In Moscow, the playing field leveled. The mixed teams of Soviets and Eastern Leaguers played to a 5-5 tie in one game and a 7-5 decision in the finale. The last leg of the trip included an improvised game of indoor baseball when snow forced the teams into a domed, netted soccer training facility. Cook taped down lines and bases.
"If it hits the net [in the outfield], it's still in play," Cook said. "Anything off the net, you play it. There were no home runs in the game. These guys get up there, and they started playing. They were having a blast. It's like this whole new game of baseball."
"We tried to balance it out, but it was a lot of fun," Trembley said. "You lined up on both foul lines and they'd play our national anthem. Then they'd play their national anthem. It was kind of a predecessor to the Olympics."
Despite some awful memories about Russian food, the trip was a resounding success. Cook noted with a laugh that borscht was one of his only negative memories. Trembley groaned when asked about his own culinary reflections.
"We tried to bring some levity and some happiness," the manager said. "We tried to break down some barriers, which we accomplished. We tried to establish some trust and some friendships through the game of baseball. I think that was probably one of the main goals when this whole thing was established -- to bring baseball to Russia to bridge the gap between two entirely different cultures and people's way of life."
'Baseball did it'
Major League teams began scouting the Soviet Union the following year. Four team members went on to the big leagues, including current Rangers manager Jeff Banister. Trembley has managed at five levels, including from 2007-10 with the Orioles, and currently serves as the Braves director of player development. Eshbach left his post as Eastern League president in 1992. The value of league franchises upon his departure? $3.5 million.
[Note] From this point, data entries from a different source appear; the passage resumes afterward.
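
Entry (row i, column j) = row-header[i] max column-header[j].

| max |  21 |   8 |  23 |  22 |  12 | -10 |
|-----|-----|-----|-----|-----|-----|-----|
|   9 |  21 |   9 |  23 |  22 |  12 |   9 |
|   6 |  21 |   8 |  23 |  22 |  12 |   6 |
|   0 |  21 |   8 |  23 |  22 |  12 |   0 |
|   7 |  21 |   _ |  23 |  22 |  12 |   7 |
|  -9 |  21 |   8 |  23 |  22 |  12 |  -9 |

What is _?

8

max(7, 8) = 8.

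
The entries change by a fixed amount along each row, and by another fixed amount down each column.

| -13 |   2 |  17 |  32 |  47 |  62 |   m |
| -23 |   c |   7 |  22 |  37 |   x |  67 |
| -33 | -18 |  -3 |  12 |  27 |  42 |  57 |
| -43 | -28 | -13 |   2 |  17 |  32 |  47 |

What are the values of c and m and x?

c = -8, m = 77, x = 52

Along each row the entries change by 15 per step; down each column they change by -10.
Row 2: from -23 at column 1, stepping by 15 to column 2 gives -8.
Row 1: from -13 at column 1, stepping by 15 to column 7 gives 77.
Row 2: from -23 at column 1, stepping by 15 to column 6 gives 52.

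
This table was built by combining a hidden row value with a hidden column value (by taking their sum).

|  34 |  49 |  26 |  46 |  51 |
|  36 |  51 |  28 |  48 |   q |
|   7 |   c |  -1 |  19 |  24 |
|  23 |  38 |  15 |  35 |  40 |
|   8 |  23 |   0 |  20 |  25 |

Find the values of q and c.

q = 53, c = 22

The difference between any two rows is the same in every column — this is an addition table with the headers hidden.
Row 2 minus row 1 is 28 − 26 = 2, so its entry in column 5 is 51 + 2 = 53.
Row 3 minus row 1 is -1 − 26 = -27, so its entry in column 2 is 49 + (-27) = 22.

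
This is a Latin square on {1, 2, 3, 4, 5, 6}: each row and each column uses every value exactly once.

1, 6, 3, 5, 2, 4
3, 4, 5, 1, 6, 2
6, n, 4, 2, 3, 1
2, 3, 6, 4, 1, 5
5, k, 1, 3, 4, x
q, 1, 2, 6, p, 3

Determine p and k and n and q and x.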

"Shortly after we did [the trip], Major League Baseball really embraced the international scene," Eshbach said. "They really were into that. When we did it, it was this vacant niche no one was really going for. We decided we'd try it. I don't know if I can point and say, 'Because of that trip, thus-and-so happened,' but the Eastern League since that time has flourished. So has all of Minor League Baseball, for that matter."
"I think it's like anything else: you have to dream and you have to dream big," Trembley said. "Somebody had a dream and somebody had a vision that eventually baseball was going to be worldwide. It was going to be global. I think we were the test pilots. We were the ones that went in there and did the dry run. If you could do it in a very communist [place], a situation where everyone thought that was your enemy, if you could make peace and establish friendships and give the olive branch in Russia, gosh darn it, you can do it anywhere else."
He concluded, "I think Bart Giamatti and everyone else that was involved in this, it was a risk, but it was a calculated risk. Everybody felt like baseball could be the common denominator that could bring people together."
As for the "diplomacy" side of Diamond Diplomacy, the trip may have had a more profound impact than anyone realized.
"After we left, guess what happened?" Cook said. "The [Berlin] Wall fell. Baseball did it."
"The Berlin Wall came down pretty quickly after we were there," Eshbach echoed with a smile in his voice. "So I'm willing to take credit for that, too."